Structural and molecular analyses of bone bridge formation within the growth plate injury site and cartilage degeneration at the adjacent uninjured area

• Published in: Bone (New York, N.Y.) Vol. 49; no. 4; pp. 904 - 912
• Main Authors: Macsai, C.E, Hopwood, B, Chung, R, Foster, B.K, Xian, C.J
• Format: Journal Article
• Language: English
• Published: Amsterdam Elsevier 01.10.2011
• Subjects: Animals; Apoptosis; Biological and medical sciences; Cartilage - metabolism; Cartilage - pathology; Cell Proliferation; Chondrocytes - metabolism; Chondrocytes - pathology; Fundamental and applied biological sciences.

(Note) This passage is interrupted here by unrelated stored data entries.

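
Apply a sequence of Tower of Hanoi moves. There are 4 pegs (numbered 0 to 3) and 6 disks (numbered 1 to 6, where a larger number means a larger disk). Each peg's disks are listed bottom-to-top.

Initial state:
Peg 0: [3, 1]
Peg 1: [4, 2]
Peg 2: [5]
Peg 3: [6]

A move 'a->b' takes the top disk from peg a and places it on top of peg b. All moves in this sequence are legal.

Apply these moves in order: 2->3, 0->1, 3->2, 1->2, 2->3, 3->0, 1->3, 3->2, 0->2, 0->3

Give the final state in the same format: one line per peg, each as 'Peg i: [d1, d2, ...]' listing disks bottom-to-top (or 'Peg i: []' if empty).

After move 1 (2->3):
Peg 0: [3, 1]
Peg 1: [4, 2]
Peg 2: []
Peg 3: [6, 5]

After move 2 (0->1):
Peg 0: [3]
Peg 1: [4, 2, 1]
Peg 2: []
Peg 3: [6, 5]

After move 3 (3->2):
Peg 0: [3]
Peg 1: [4, 2, 1]
Peg 2: [5]
Peg 3: [6]

After move 4 (1->2):
Peg 0: [3]
Peg 1: [4, 2]
Peg 2: [5, 1]
Peg 3: [6]

After move 5 (2->3):
Peg 0: [3]
Peg 1: [4, 2]
Peg 2: [5]
Peg 3: [6, 1]

After move 6 (3->0):
Peg 0: [3, 1]
Peg 1: [4, 2]
Peg 2: [5]
Peg 3: [6]

After move 7 (1->3):
Peg 0: [3, 1]
Peg 1: [4]
Peg 2: [5]
Peg 3: [6, 2]

After move 8 (3->2):
Peg 0: [3, 1]
Peg 1: [4]
Peg 2: [5, 2]
Peg 3: [6]

After move 9 (0->2):
Peg 0: [3]
Peg 1: [4]
Peg 2: [5, 2, 1]
Peg 3: [6]

After move 10 (0->3):
Peg 0: []
Peg 1: [4]
Peg 2: [5, 2, 1]
Peg 3: [6, 3]

Answer: Peg 0: []
Peg 1: [4]
Peg 2: [5, 2, 1]
Peg 3: [6, 3]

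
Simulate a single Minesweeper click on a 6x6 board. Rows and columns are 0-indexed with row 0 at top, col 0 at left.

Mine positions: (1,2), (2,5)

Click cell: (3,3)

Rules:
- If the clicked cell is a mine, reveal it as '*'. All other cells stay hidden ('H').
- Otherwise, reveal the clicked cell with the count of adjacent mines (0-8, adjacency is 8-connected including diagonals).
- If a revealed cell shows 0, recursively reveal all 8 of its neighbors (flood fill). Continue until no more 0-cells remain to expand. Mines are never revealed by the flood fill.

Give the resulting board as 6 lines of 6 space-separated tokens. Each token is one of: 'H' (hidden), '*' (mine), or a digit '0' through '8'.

0 1 H H H H
0 1 H H H H
0 1 1 1 1 H
0 0 0 0 1 1
0 0 0 0 0 0
0 0 0 0 0 0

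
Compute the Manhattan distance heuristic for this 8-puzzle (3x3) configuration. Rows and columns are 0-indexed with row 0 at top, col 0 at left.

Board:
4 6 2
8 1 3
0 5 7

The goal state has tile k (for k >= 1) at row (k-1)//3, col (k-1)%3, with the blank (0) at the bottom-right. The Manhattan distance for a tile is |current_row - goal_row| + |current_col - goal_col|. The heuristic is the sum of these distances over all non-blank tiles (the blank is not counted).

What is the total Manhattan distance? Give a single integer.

Answer: 12

Derivation:
Tile 4: (0,0)->(1,0) = 1
Tile 6: (0,1)->(1,2) = 2
Tile 2: (0,2)->(0,1) = 1
Tile 8: (1,0)->(2,1) = 2
Tile 1: (1,1)->(0,0) = 2
Tile 3: (1,2)->(0,2) = 1
Tile 5: (2,1)->(1,1) = 1
Tile 7: (2,2)->(2,0) = 2
Sum: 1 + 2 + 1 + 2 + 2 + 1 + 1 + 2 = 12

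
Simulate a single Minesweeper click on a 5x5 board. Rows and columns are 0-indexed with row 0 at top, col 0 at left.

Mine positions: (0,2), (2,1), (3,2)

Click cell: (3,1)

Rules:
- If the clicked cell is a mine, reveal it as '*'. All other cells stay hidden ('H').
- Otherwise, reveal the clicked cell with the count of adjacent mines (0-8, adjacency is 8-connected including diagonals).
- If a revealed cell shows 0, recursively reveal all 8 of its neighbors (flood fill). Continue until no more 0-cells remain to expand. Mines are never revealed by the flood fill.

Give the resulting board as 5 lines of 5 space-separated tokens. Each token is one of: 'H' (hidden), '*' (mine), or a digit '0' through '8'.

H H H H H
H H H H H
H H H H H
H 2 H H H
H H H H H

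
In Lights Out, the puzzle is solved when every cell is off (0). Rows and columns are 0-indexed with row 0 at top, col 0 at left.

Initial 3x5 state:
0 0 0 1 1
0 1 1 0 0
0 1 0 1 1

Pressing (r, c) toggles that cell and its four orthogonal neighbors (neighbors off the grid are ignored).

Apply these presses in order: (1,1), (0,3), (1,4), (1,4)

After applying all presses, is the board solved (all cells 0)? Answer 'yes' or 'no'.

Answer: no

Derivation:
After press 1 at (1,1):
0 1 0 1 1
1 0 0 0 0
0 0 0 1 1

After press 2 at (0,3):
0 1 1 0 0
1 0 0 1 0
0 0 0 1 1

After press 3 at (1,4):
0 1 1 0 1
1 0 0 0 1
0 0 0 1 0

After press 4 at (1,4):
0 1 1 0 0
1 0 0 1 0
0 0 0 1 1

Lights still on: 6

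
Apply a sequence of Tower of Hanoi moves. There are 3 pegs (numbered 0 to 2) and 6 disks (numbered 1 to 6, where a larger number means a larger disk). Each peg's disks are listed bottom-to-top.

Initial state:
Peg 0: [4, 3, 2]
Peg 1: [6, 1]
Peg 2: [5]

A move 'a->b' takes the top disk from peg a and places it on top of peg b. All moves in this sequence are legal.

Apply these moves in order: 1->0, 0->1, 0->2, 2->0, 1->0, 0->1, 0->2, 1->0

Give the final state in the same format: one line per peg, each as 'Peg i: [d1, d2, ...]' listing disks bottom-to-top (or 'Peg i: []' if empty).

Answer: Peg 0: [4, 3, 1]
Peg 1: [6]
Peg 2: [5, 2]

Derivation:
After move 1 (1->0):
Peg 0: [4, 3, 2, 1]
Peg 1: [6]
Peg 2: [5]

After move 2 (0->1):
Peg 0: [4, 3, 2]
Peg 1: [6, 1]
Peg 2: [5]

After move 3 (0->2):
Peg 0: [4, 3]
Peg 1: [6, 1]
Peg 2: [5, 2]

After move 4 (2->0):
Peg 0: [4, 3, 2]
Peg 1: [6, 1]
Peg 2: [5]

After move 5 (1->0):
Peg 0: [4, 3, 2, 1]
Peg 1: [6]
Peg 2: [5]

After move 6 (0->1):
Peg 0: [4, 3, 2]
Peg 1: [6, 1]
Peg 2: [5]

After move 7 (0->2):
Peg 0: [4, 3]
Peg 1: [6, 1]
Peg 2: [5, 2]

After move 8 (1->0):
Peg 0: [4, 3, 1]
Peg 1: [6]
Peg 2: [5, 2]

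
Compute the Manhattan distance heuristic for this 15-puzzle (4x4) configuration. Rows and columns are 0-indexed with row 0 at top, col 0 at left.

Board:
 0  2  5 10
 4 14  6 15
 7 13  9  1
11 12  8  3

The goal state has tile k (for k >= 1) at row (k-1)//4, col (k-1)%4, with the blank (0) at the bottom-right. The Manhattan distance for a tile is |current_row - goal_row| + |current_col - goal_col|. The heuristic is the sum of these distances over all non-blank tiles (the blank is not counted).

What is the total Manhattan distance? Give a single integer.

Answer: 42

Derivation:
Tile 2: at (0,1), goal (0,1), distance |0-0|+|1-1| = 0
Tile 5: at (0,2), goal (1,0), distance |0-1|+|2-0| = 3
Tile 10: at (0,3), goal (2,1), distance |0-2|+|3-1| = 4
Tile 4: at (1,0), goal (0,3), distance |1-0|+|0-3| = 4
Tile 14: at (1,1), goal (3,1), distance |1-3|+|1-1| = 2
Tile 6: at (1,2), goal (1,1), distance |1-1|+|2-1| = 1
Tile 15: at (1,3), goal (3,2), distance |1-3|+|3-2| = 3
Tile 7: at (2,0), goal (1,2), distance |2-1|+|0-2| = 3
Tile 13: at (2,1), goal (3,0), distance |2-3|+|1-0| = 2
Tile 9: at (2,2), goal (2,0), distance |2-2|+|2-0| = 2
Tile 1: at (2,3), goal (0,0), distance |2-0|+|3-0| = 5
Tile 11: at (3,0), goal (2,2), distance |3-2|+|0-2| = 3
Tile 12: at (3,1), goal (2,3), distance |3-2|+|1-3| = 3
Tile 8: at (3,2), goal (1,3), distance |3-1|+|2-3| = 3
Tile 3: at (3,3), goal (0,2), distance |3-0|+|3-2| = 4
Sum: 0 + 3 + 4 + 4 + 2 + 1 + 3 + 3 + 2 + 2 + 5 + 3 + 3 + 3 + 4 = 42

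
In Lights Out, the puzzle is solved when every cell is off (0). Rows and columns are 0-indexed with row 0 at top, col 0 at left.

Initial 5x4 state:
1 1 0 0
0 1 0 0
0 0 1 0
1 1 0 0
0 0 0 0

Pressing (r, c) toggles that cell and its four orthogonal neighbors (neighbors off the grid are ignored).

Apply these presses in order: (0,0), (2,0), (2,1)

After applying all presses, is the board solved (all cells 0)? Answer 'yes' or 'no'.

After press 1 at (0,0):
0 0 0 0
1 1 0 0
0 0 1 0
1 1 0 0
0 0 0 0

After press 2 at (2,0):
0 0 0 0
0 1 0 0
1 1 1 0
0 1 0 0
0 0 0 0

After press 3 at (2,1):
0 0 0 0
0 0 0 0
0 0 0 0
0 0 0 0
0 0 0 0

Lights still on: 0

Answer: yes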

Psychology; Gene Expression Regulation; Growth Plate - metabolism; Growth Plate - pathology; Male; Orthopedics; Rats; Rats, Sprague-Dawley; RNA, Messenger - genetics; RNA, Messenger - metabolism; Salter-Harris Fractures; Time Factors; Vertebrates: anatomy and physiology, studies on body, several organs or systems; Degeneration; Bone bridge; Proliferation; Chondrocytes; Apoptosis; Epiphyseal cartilage; Chondrocyte; Morphology; Bone
• ISSN: 8756-3282; 1873-2763
• DOI: 10.1016/j.bone.2011.07.024

Abstract Injury to the growth plate is common and yet the injured cartilage is often repaired with undesirable bony tissue, leading to bone growth defects in children. Using a rat tibial growth plate injury model, our previous studies have shown sequential inflammatory, fibrogenic, osteogenic and bone maturation responses involved in the bony repair. However, it remains unclear whether there is progressive accumulation of bone within the injury site and any potential degenerative changes at the adjacent non-injured area of the growth plate. This study examined effects of growth plate injury on the structure, composition and some cellular and molecular changes at the injury site and adjacent uninjured area. Micro-CT analysis revealed that while the bone volume within the injury site at day 14 was small, the bone bridge was considerably larger at the injury site by 60 days post-injury. Interestingly, formation of bone bridges in the adjacent uninjured area was detected in 60% of injured animals at day 60. Immunohistochemical analyses revealed reduced chondrocyte proliferation (PCNA labelling) but increased apoptosis (nick translation labelling) in the adjacent uninjured area. RT-PCR analysis on adjacent uninjured growth plate tissue found increased expression of osteocalcin at day 60, differential expression of apoptosis-regulatory genes and alterations in genes associated with chondrocyte proliferation/differentiation, including Sox9 and IGF-I. Therefore, this study has demonstrated progressive changes in the structure/composition of the injury site and adjacent uninjured area and identified cellular and molecular alterations or degeneration in adjacent uninjured growth plate in response to injury.